Sample Output (Simulacra and Simulation)


Pages	172
Chunks	40
Topics after clustering	314 (36 multi-aspect, 278 singletons)
Cards generated	346
Cards in deck after Anki dedup	320
Wall-clock	~16 min
OpenAI cost	~$0.50

Q: What does Baudrillard mean by ‘the desert of the real’?

A: Baudrillard suggests that it is the real, rather than the map or representation, that has vestiges remaining in contemporary society. The desert is characterized by the absence of a substantial reality — a shift from the Empire’s territory to our current state where the real is diminished and fragmented.

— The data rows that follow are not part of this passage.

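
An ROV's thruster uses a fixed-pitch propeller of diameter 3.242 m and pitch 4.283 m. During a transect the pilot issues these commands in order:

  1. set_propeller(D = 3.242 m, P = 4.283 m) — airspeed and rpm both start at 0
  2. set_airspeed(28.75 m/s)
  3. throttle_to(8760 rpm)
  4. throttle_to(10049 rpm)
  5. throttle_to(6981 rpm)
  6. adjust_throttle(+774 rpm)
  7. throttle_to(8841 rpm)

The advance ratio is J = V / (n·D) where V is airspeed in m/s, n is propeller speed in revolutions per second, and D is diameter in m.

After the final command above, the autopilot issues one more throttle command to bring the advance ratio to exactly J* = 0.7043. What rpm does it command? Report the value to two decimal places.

set_propeller: D = 3.242 m, P = 4.283 m (p = P/D = 1.321098); state ← (V=0, rpm=0)
set_airspeed(28.75): V ← 28.75 m/s
throttle_to(8760): rpm ← 8760
throttle_to(10049): rpm ← 10049
throttle_to(6981): rpm ← 6981
adjust_throttle(+774): rpm ← 6981 +774 = 7755
throttle_to(8841): rpm ← 8841
final state: V = 28.75 m/s, rpm = 8841 → n = rpm/60 = 147.350000 rev/s
target J* = 0.7043; solve J* = V/(n·D) for n: n = V/(J*·D) = 28.75/(0.7043 × 3.242) = 12.591201 rev/s
rpm = 60·n = 755.472048

rpm = 755.47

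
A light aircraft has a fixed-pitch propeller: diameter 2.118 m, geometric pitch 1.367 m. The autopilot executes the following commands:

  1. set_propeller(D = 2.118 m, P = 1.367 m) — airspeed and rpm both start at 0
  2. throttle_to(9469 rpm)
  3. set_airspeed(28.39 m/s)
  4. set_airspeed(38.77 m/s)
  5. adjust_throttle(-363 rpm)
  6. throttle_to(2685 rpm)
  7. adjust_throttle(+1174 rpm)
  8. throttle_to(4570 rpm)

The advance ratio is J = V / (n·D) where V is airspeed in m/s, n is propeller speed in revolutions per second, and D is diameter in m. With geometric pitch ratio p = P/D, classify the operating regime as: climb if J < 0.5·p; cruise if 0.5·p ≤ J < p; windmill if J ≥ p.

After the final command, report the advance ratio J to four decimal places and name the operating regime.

set_propeller: D = 2.118 m, P = 1.367 m (p = P/D = 0.645420); state ← (V=0, rpm=0)
throttle_to(9469): rpm ← 9469
set_airspeed(28.39): V ← 28.39 m/s
set_airspeed(38.77): V ← 38.77 m/s
adjust_throttle(-363): rpm ← 9469 -363 = 9106
throttle_to(2685): rpm ← 2685
adjust_throttle(+1174): rpm ← 2685 +1174 = 3859
throttle_to(4570): rpm ← 4570
final state: V = 38.77 m/s, rpm = 4570 → n = rpm/60 = 76.166667 rev/s
J = V / (n·D) = 38.77 / (76.166667 × 2.118) = 0.240328
regime bands: climb J<0.3227 | cruise [0.3227, 0.6454) | windmill J≥0.6454
J = 0.2403 → climb

J = 0.2403, regime = climb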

Source: p. 7 — “It is the real, and not the map, whose vestiges persist here and there in the deserts that are no longer those of the Empire, but ours.”

Q: According to Baudrillard, what role does Disneyland play in the context of reality and fiction?

A: Baudrillard describes Disneyland as a “deterrence machine” set up to rejuvenate the fiction of the real in the opposite camp — blurring the lines between reality and imagination.

Tech Stack

Python 3.9 (Anki’s bundled interpreter)
PyQt6 via aqt for dialogs and the QThread runner
pdfminer.six 20231228, vendored as pure-Python
OpenAI gpt-4o-mini for chat, text-embedding-3-small for embeddings
stdlib urllib + sqlite3 (no requests, no third-party HTTP)
pytest, 36 passing tests

Repo Link

github.com/Mkrolick/Anki-Plugin — both .ankiaddon files attached to the v0.1.0 release. Install via Tools → Add-ons → Install from file… and paste your OpenAI API key into each add-on’s Config.